Consumerist responds to EA’s response to Worst Company in America poll

One might think this would be a time for EA to make nice with the customers who feel like they are being mistreated.”

So begins a response from Consumerist to the reaction of Peter Moore to the fact that EA is odds on to be named as the Worst Company in America for the second year running.

The site goes on to systematically respond to many of the accusations made by Peter Moore directly, making for uncomfortable reading for the publisher.

On Moore’s claim that Mass Effect 3 and SOPA unfairly affected the poll results in 2012:

Our analysis of the reasons for EA’s inclusion in last year’s finale makes no mention of Mass Effect 3 or SOPA. Instead, it looks at EA’s history of buying up smaller, successful developers with the intention of milking — and arguably ruining — the intellectual properties that made these acquired companies so attractive.”

On Moore’s claim that customers love microtransactions:

Many customers believe that EA’s view of microtransactions isn’t to simply charge customers a little bit of money for something that is additional, but not integral, to the core game, but rather to put out broken or deliberately incomplete games with the ultimate goal of selling add-on content that should have been included in the $60 price tag to begin with.

We’d counter that just because people are allowing you to nickel-and-dime them it doesn’t mean you should be doing it.”

On Moore’s claim that SimCity’s online mode was not designed as a form of DRM:

Moore tries to shrug off the always-online requirement for SimCity 5 that not only made the game unplayable (because EA didn’t have the foresight to think people might want to play the game after they bought it), but also pissed off a lot of people who felt that it was an invasive form of digital rights management (DRM) that assumes users are trying to play pirated versions of the game.

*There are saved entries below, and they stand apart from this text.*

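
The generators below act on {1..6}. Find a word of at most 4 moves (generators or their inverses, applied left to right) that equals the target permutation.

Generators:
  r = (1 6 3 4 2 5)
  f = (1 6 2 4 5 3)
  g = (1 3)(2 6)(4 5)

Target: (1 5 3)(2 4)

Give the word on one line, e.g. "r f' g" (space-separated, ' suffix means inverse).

  after r: (1 6 3 4 2 5)
  after f: (1 2 3 5 6)
  after r: (1 5 3)(2 4)

r f r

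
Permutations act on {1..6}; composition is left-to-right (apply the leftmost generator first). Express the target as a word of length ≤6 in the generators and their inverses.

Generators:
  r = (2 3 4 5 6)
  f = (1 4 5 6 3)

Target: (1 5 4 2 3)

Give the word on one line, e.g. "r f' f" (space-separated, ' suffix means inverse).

r r r f f

  after r: (2 3 4 5 6)
  after r: (2 4 6 3 5)
  after r: (2 5 3 6 4)
  after f: (1 4 2 6 5)
  after f: (1 5 4 2 3)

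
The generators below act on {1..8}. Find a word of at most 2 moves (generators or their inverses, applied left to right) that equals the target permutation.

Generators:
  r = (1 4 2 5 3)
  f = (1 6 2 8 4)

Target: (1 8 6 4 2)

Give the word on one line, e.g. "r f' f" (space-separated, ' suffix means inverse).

f' f'

  after f': (1 4 8 2 6)
  after f': (1 8 6 4 2)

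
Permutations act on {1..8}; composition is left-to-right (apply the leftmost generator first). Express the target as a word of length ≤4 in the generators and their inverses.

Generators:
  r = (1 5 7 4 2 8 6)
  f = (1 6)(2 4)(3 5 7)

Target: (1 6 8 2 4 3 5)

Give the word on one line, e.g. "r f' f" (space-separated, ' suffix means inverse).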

"‘Many continue to claim the Always-On function in SimCity is a DRM scheme,’ writes Moore. ‘It’s not. People still want to argue about it. We can’t be any clearer – it’s not. Period.’

Actually, you could be clearer. Make it optional and maybe people will believe you.”

On Moore’s claim that people vote for EA simply because they dislike Madden’s latest cover star:

Really? Show us. Because while readers certainly complained about the declining quality of Madden, not a single person griped to us about the player(s) on the box cover.”

On Moore’s claim that homophobic pressure groups lobby against EA because of its pro-gay stances:

If there is such a campaign, the people involved in it have not reached out to us, nor have we seen evidence of this traffic to our pages. While any number of tech and video game sites and forums have been writing about and linking to the WCIA polls, our analytics show absolutely no incoming traffic from anything we’d label as political, let alone conservative.

EA received hundreds of nominations from Consumerist readers this year, by far the most of any contender in the bracket, but not a single one mentioned anything about sexual orientation. Consumerist does not condone homophobia or hate speech of any kind, and our readers understand the Worst Company contest and nominate businesses based on their merits.”

Consumerist finished by launching a scathing counter-attack on EA.

In coming out and responding to its previous win — and possible repeat victory — EA had the opportunity to show the gaming community the respect it deserves, but instead has insulted its intelligence by asking it to accept that its quite obvious faults are really just minor problems and that the actual source of trouble are faceless, homophobic hatemongers,” it wrote.

Companies like EA are happy to foster the misinformed perception of your average ‘gamer’ as a whiny, nitpicky loner who will complain about anything, as that image only helps to discredit those who have a valid complaint about a relatively pricey consumer product.”